Homework assignments on python in HSE
This script is a console application, i.e., you have to run it from the command line via python wiki_stats.py with one positional argument corresponding to the wiki page name and 4 optinal arguments:
'--pause' (pause between requests to wiki)
'--lang' (wiki page language)
'--links_file' (name of file, where external links will be written)
'--nearest_file' (name of file, where the names of pages that have common categories with a given page and the number of these categories will be written)
Information about the script and its arguments can be obtained via:
python wiki_stats.py --help
For example, on Windows we can run the script via:
python wiki_stats.py Python_(programming language) --pause '1ms' --lang en links_file.txt nearest_file.txt
'--pause' argument can be entered either as a number ('1', '1ms', '1s'), or as an interval('1-2'), or as a random variable from Gauss distribution ('gauss:5/2').

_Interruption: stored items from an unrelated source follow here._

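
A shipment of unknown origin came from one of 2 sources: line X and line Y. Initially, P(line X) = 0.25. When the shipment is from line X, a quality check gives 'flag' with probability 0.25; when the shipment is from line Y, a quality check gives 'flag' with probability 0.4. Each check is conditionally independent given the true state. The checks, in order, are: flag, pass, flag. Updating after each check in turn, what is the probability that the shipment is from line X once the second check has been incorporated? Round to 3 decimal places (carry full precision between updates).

0.207

After 'flag': P(line X) = 0.25·0.2500 / (0.25·0.2500 + 0.4·0.7500) ≈ 0.1724
After 'pass': P(line X) = 0.75·0.1724 / (0.75·0.1724 + 0.6·0.8276) ≈ 0.2066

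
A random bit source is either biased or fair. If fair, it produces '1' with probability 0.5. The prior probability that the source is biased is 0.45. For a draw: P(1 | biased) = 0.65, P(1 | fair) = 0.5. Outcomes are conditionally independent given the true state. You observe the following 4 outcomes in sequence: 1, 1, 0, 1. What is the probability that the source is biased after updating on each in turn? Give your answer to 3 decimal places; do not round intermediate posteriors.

After '1': P(biased) = 0.65·0.4500 / (0.65·0.4500 + 0.5·0.5500) ≈ 0.5154
After '1': P(biased) = 0.65·0.5154 / (0.65·0.5154 + 0.5·0.4846) ≈ 0.5803
After '0': P(biased) = 0.35·0.5803 / (0.35·0.5803 + 0.5·0.4197) ≈ 0.4918
After '1': P(biased) = 0.65·0.4918 / (0.65·0.4918 + 0.5·0.5082) ≈ 0.5572

0.557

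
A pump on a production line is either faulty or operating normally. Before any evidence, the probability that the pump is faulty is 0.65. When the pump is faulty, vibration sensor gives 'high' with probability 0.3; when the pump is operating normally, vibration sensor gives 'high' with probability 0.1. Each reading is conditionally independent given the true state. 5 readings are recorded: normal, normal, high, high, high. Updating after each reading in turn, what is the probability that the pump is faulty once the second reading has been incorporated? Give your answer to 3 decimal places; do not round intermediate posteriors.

0.529

After 'normal': P(faulty) = 0.7·0.6500 / (0.7·0.6500 + 0.9·0.3500) ≈ 0.5909
After 'normal': P(faulty) = 0.7·0.5909 / (0.7·0.5909 + 0.9·0.4091) ≈ 0.5291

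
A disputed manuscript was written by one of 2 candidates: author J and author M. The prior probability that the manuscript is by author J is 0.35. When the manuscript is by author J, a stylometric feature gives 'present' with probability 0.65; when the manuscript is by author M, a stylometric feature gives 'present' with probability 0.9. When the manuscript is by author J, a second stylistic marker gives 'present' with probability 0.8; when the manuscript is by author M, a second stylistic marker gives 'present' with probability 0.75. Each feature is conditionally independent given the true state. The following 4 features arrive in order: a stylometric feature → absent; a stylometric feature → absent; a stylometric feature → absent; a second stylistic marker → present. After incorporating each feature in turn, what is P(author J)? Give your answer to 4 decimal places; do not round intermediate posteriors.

0.9610

After a stylometric feature='absent': P(author J) = 0.35·0.3500 / (0.35·0.3500 + 0.1·0.6500) ≈ 0.6533
After a stylometric feature='absent': P(author J) = 0.35·0.6533 / (0.35·0.6533 + 0.1·0.3467) ≈ 0.8684
After a stylometric feature='absent': P(author J) = 0.35·0.8684 / (0.35·0.8684 + 0.1·0.1316) ≈ 0.9585
After a second stylistic marker='present': P(author J) = 0.8·0.9585 / (0.8·0.9585 + 0.75·0.0415) ≈ 0.9610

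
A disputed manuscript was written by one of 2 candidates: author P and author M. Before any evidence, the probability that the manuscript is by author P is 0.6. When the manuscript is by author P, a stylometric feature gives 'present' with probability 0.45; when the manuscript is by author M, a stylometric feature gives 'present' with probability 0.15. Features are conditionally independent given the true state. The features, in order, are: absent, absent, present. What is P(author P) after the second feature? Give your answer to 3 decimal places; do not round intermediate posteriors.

After 'absent': P(author P) = 0.55·0.6000 / (0.55·0.6000 + 0.85·0.4000) ≈ 0.4925
After 'absent': P(author P) = 0.55·0.4925 / (0.55·0.4925 + 0.85·0.5075) ≈ 0.3858

0.386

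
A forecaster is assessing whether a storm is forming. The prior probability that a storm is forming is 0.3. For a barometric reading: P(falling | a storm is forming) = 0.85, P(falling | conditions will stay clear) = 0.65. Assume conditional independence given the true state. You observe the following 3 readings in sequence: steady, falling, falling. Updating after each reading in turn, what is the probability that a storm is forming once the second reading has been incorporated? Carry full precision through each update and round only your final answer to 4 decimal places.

After 'steady': P(storm) = 0.15·0.3000 / (0.15·0.3000 + 0.35·0.7000) ≈ 0.1552
After 'falling': P(storm) = 0.85·0.1552 / (0.85·0.1552 + 0.65·0.8448) ≈ 0.1937

0.1937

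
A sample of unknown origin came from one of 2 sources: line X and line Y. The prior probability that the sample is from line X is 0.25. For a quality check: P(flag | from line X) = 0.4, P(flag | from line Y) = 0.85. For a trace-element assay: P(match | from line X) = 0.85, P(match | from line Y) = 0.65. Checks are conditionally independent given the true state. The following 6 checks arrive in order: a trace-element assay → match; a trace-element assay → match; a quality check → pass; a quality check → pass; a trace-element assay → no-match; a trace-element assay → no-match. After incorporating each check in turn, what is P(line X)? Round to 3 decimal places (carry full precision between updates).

Apply Bayes' rule sequentially, carrying P(line X) forward.
After a trace-element assay='match': P(line X) = 0.85·0.2500 / (0.85·0.2500 + 0.65·0.7500) ≈ 0.3036
After a trace-element assay='match': P(line X) = 0.85·0.3036 / (0.85·0.3036 + 0.65·0.6964) ≈ 0.3631
After a quality check='pass': P(line X) = 0.6·0.3631 / (0.6·0.3631 + 0.15·0.6369) ≈ 0.6951
After a quality check='pass': P(line X) = 0.6·0.6951 / (0.6·0.6951 + 0.15·0.3049) ≈ 0.9012
After a trace-element assay='no-match': P(line X) = 0.15·0.9012 / (0.15·0.9012 + 0.35·0.0988) ≈ 0.7963
After a trace-element assay='no-match': P(line X) = 0.15·0.7963 / (0.15·0.7963 + 0.35·0.2037) ≈ 0.6262

0.626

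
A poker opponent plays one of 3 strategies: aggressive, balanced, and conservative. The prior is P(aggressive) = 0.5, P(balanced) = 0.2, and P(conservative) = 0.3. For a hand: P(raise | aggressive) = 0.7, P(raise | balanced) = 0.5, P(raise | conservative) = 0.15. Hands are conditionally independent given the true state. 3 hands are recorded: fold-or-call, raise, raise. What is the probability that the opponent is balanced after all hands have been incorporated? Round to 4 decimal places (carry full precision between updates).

After 'fold-or-call': normaliser = 0.3·0.5000 + 0.5·0.2000 + 0.85·0.3000; P(aggressive) ≈ 0.2970, P(balanced) ≈ 0.1980, P(conservative) ≈ 0.5050
After 'raise': normaliser = 0.7·0.2970 + 0.5·0.1980 + 0.15·0.5050; P(aggressive) ≈ 0.5433, P(balanced) ≈ 0.2587, P(conservative) ≈ 0.1979
After 'raise': normaliser = 0.7·0.5433 + 0.5·0.2587 + 0.15·0.1979; P(aggressive) ≈ 0.7051, P(balanced) ≈ 0.2398, P(conservative) ≈ 0.0550

0.2398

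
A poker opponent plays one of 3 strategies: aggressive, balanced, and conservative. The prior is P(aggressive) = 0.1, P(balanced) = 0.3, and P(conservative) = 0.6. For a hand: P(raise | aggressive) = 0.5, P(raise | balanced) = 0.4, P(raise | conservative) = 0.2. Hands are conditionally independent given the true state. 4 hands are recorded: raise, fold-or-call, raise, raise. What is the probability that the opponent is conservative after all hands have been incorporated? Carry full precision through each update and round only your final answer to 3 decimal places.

After 'raise': normaliser = 0.5·0.1000 + 0.4·0.3000 + 0.2·0.6000; P(aggressive) ≈ 0.1724, P(balanced) ≈ 0.4138, P(conservative) ≈ 0.4138
After 'fold-or-call': normaliser = 0.5·0.1724 + 0.6·0.4138 + 0.8·0.4138; P(aggressive) ≈ 0.1295, P(balanced) ≈ 0.3731, P(conservative) ≈ 0.4974
After 'raise': normaliser = 0.5·0.1295 + 0.4·0.3731 + 0.2·0.4974; P(aggressive) ≈ 0.2066, P(balanced) ≈ 0.4760, P(conservative) ≈ 0.3174
After 'raise': normaliser = 0.5·0.2066 + 0.4·0.4760 + 0.2·0.3174; P(aggressive) ≈ 0.2892, P(balanced) ≈ 0.5331, P(conservative) ≈ 0.1777

0.178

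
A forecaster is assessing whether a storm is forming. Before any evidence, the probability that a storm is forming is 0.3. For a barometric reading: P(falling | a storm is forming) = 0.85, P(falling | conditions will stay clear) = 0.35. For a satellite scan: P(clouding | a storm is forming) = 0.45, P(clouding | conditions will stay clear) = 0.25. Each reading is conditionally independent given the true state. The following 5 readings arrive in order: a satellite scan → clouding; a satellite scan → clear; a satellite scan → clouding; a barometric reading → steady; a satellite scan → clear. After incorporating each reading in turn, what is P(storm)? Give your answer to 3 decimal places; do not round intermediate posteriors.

0.147

After a satellite scan='clouding': P(storm) = 0.45·0.3000 / (0.45·0.3000 + 0.25·0.7000) ≈ 0.4355
After a satellite scan='clear': P(storm) = 0.55·0.4355 / (0.55·0.4355 + 0.75·0.5645) ≈ 0.3613
After a satellite scan='clouding': P(storm) = 0.45·0.3613 / (0.45·0.3613 + 0.25·0.6387) ≈ 0.5045
After a barometric reading='steady': P(storm) = 0.15·0.5045 / (0.15·0.5045 + 0.65·0.4955) ≈ 0.1903
After a satellite scan='clear': P(storm) = 0.55·0.1903 / (0.55·0.1903 + 0.75·0.8097) ≈ 0.1470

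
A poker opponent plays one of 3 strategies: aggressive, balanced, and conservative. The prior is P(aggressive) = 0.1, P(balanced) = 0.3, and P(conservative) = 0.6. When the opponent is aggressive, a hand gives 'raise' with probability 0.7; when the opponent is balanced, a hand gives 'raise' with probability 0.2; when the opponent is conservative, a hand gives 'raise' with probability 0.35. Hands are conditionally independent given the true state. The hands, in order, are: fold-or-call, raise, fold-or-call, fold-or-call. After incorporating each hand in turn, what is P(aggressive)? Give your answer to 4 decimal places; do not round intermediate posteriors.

0.0209

Apply Bayes' rule sequentially, carrying P(aggressive) forward.
After 'fold-or-call': normaliser = 0.3·0.1000 + 0.8·0.3000 + 0.65·0.6000; P(aggressive) ≈ 0.0455, P(balanced) ≈ 0.3636, P(conservative) ≈ 0.5909
After 'raise': normaliser = 0.7·0.0455 + 0.2·0.3636 + 0.35·0.5909; P(aggressive) ≈ 0.1022, P(balanced) ≈ 0.2336, P(conservative) ≈ 0.6642
After 'fold-or-call': normaliser = 0.3·0.1022 + 0.8·0.2336 + 0.65·0.6642; P(aggressive) ≈ 0.0472, P(balanced) ≈ 0.2878, P(conservative) ≈ 0.6650
After 'fold-or-call': normaliser = 0.3·0.0472 + 0.8·0.2878 + 0.65·0.6650; P(aggressive) ≈ 0.0209, P(balanced) ≈ 0.3403, P(conservative) ≈ 0.6388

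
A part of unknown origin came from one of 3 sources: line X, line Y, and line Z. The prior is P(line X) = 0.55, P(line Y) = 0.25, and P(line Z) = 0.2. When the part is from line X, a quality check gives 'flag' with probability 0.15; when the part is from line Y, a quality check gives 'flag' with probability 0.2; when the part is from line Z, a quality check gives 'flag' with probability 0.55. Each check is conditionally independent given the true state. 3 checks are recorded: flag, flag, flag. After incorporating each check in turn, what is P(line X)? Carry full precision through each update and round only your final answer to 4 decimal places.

0.0500

Apply Bayes' rule sequentially, carrying P(line X) forward.
After 'flag': normaliser = 0.15·0.5500 + 0.2·0.2500 + 0.55·0.2000; P(line X) ≈ 0.3402, P(line Y) ≈ 0.2062, P(line Z) ≈ 0.4536
After 'flag': normaliser = 0.15·0.3402 + 0.2·0.2062 + 0.55·0.4536; P(line X) ≈ 0.1493, P(line Y) ≈ 0.1207, P(line Z) ≈ 0.7300
After 'flag': normaliser = 0.15·0.1493 + 0.2·0.1207 + 0.55·0.7300; P(line X) ≈ 0.0500, P(line Y) ≈ 0.0539, P(line Z) ≈ 0.8961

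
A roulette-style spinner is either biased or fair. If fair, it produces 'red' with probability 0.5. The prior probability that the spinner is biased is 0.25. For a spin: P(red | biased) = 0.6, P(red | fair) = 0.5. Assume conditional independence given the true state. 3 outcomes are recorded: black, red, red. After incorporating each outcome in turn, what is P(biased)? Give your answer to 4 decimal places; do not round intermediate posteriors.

0.2775

Apply Bayes' rule sequentially, carrying P(biased) forward.
After 'black': P(biased) = 0.4·0.2500 / (0.4·0.2500 + 0.5·0.7500) ≈ 0.2105
After 'red': P(biased) = 0.6·0.2105 / (0.6·0.2105 + 0.5·0.7895) ≈ 0.2424
After 'red': P(biased) = 0.6·0.2424 / (0.6·0.2424 + 0.5·0.7576) ≈ 0.2775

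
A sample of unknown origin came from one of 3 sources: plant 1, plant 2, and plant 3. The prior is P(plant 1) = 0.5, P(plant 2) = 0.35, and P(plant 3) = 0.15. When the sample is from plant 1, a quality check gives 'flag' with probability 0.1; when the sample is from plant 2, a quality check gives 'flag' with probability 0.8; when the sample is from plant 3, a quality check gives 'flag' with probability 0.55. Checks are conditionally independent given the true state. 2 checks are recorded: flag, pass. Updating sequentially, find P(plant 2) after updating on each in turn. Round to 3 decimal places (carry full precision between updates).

After 'flag': normaliser = 0.1·0.5000 + 0.8·0.3500 + 0.55·0.1500; P(plant 1) ≈ 0.1212, P(plant 2) ≈ 0.6788, P(plant 3) ≈ 0.2000
After 'pass': normaliser = 0.9·0.1212 + 0.2·0.6788 + 0.45·0.2000; P(plant 1) ≈ 0.3258, P(plant 2) ≈ 0.4054, P(plant 3) ≈ 0.2688

0.405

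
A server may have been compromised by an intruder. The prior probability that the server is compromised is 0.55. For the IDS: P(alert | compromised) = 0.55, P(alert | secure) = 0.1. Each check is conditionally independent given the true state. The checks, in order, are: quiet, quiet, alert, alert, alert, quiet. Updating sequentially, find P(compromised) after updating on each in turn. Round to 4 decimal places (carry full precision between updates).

Each posterior becomes the prior for the next update.
After 'quiet': P(compromised) = 0.45·0.5500 / (0.45·0.5500 + 0.9·0.4500) ≈ 0.3793
After 'quiet': P(compromised) = 0.45·0.3793 / (0.45·0.3793 + 0.9·0.6207) ≈ 0.2340
After 'alert': P(compromised) = 0.55·0.2340 / (0.55·0.2340 + 0.1·0.7660) ≈ 0.6269
After 'alert': P(compromised) = 0.55·0.6269 / (0.55·0.6269 + 0.1·0.3731) ≈ 0.9024
After 'alert': P(compromised) = 0.55·0.9024 / (0.55·0.9024 + 0.1·0.0976) ≈ 0.9807
After 'quiet': P(compromised) = 0.45·0.9807 / (0.45·0.9807 + 0.9·0.0193) ≈ 0.9621

0.9621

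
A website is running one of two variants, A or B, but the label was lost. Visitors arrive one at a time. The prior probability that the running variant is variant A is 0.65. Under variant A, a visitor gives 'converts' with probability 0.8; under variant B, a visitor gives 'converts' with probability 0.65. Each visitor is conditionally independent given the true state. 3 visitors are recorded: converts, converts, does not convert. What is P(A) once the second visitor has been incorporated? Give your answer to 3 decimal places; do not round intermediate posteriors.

0.738

After 'converts': P(A) = 0.8·0.6500 / (0.8·0.6500 + 0.65·0.3500) ≈ 0.6957
After 'converts': P(A) = 0.8·0.6957 / (0.8·0.6957 + 0.65·0.3043) ≈ 0.7378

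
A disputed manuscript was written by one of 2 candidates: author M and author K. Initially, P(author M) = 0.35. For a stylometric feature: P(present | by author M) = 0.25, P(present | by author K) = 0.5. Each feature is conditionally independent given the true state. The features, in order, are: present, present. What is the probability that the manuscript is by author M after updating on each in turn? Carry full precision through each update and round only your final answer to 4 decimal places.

After 'present': P(author M) = 0.25·0.3500 / (0.25·0.3500 + 0.5·0.6500) ≈ 0.2121
After 'present': P(author M) = 0.25·0.2121 / (0.25·0.2121 + 0.5·0.7879) ≈ 0.1186

0.1186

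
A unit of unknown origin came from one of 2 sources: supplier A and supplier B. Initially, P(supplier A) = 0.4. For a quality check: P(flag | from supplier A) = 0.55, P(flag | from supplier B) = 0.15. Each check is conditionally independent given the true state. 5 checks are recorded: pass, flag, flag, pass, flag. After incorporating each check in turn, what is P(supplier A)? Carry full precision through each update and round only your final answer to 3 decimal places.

0.902

Each posterior becomes the prior for the next update.
After 'pass': P(supplier A) = 0.45·0.4000 / (0.45·0.4000 + 0.85·0.6000) ≈ 0.2609
After 'flag': P(supplier A) = 0.55·0.2609 / (0.55·0.2609 + 0.15·0.7391) ≈ 0.5641
After 'flag': P(supplier A) = 0.55·0.5641 / (0.55·0.5641 + 0.15·0.4359) ≈ 0.8259
After 'pass': P(supplier A) = 0.45·0.8259 / (0.45·0.8259 + 0.85·0.1741) ≈ 0.7153
After 'flag': P(supplier A) = 0.55·0.7153 / (0.55·0.7153 + 0.15·0.2847) ≈ 0.9021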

The script, firstly, parses --pause argument and sets the pause duration.
After that, it tries to make a test request to the entered page and checks whether the request is successful or not.
Next, it checks whether the entered page is a disambiguation page or not. If so, it suggest to choose informational pages from the corresponding disambiguation page.
If the page is not a disambiguation page, the script collects all external links from the page and write them into the links_file.
Finally, the script collects the categories to which a given page belongs. After that it parses all the categories and links to Wikipedia articles within this category going to each article and determining the number of categories in common with a given page and their names. In the end, it writes to a nearest_file the name of the page, the number of general categories and their names.